Factorial related problems

Question

How many zeros are there in $ 25!$ ? My answer was $6$. But i solved it by finding how many numbers are divisible by $5$ and $2$.here i was told to find out the zeros at the last end. But what is the method which is more accurate and can find out the number of zeros in eg $1000!$ or $10000!$ in the following cases: 1.Just at the last end 2.In the number altogether Or even the general method of finding the number of zeros in n! ?

Answer 1

The number of zeroes depends on how many times the number is divisible by 10. $10=2*5$, and there will always be an excess of 2s, so find out how many times $n!$ is divisible by 5. IE. $5!$ has 1 zero, because $1*2*3*4*5$ is divisible by 5 one times. $10!$ has 2 etc. So you might think $n!$ has $\lfloor n/5 \rfloor$ zeroes. But this is wrong, because $25/5$ = 5, but $25!$ has 6 zeroes. This is because $25 = 5^2$. Now you know that every number divisible by 25 adds additional zero. And again every number divisible by 125 adds additional zero.
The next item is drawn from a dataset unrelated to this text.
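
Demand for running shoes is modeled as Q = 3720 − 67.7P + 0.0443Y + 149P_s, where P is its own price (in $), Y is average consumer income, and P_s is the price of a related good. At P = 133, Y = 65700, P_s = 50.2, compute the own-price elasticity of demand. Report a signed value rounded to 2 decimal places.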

So the number of zeroes is found by first finding the largest $k$ such that $n > 5^k$ but $n < 5^{k+1} $. Then you sum $\sum_{j=1}^k \lfloor n/5^j \rfloor$. This should have the number you want.

Example: 860! would have $\sum_{j=1}^4 \lfloor 860/5^j \rfloor$ = 213 zeroes. Using mathematica and counting the zeroes, this is easily confirmed.

This obviously is for trailing zeroes. For general use the the method in the post linked in the comment linked above.

Answer 2

25! number of zeroes at the end in such cases you have to count number of 5's and 10's in the factorial.

For smaller number it is easy in 25! 5's are in 5,15, 25 total number of 5's = 1(5) + 1(15) + 2(25) = 4 10's are in 10 and 20 = 1(10) + 1(20) = 2 total zeroes at the end = 4 + 2 = 6

For greater number, say for example 250!

find quotient(s) till it is less than 5 in 250/5 = 50, 50/5 = 10, 10/5 = 2,

add all quotients 50 + 10 + 2 = 62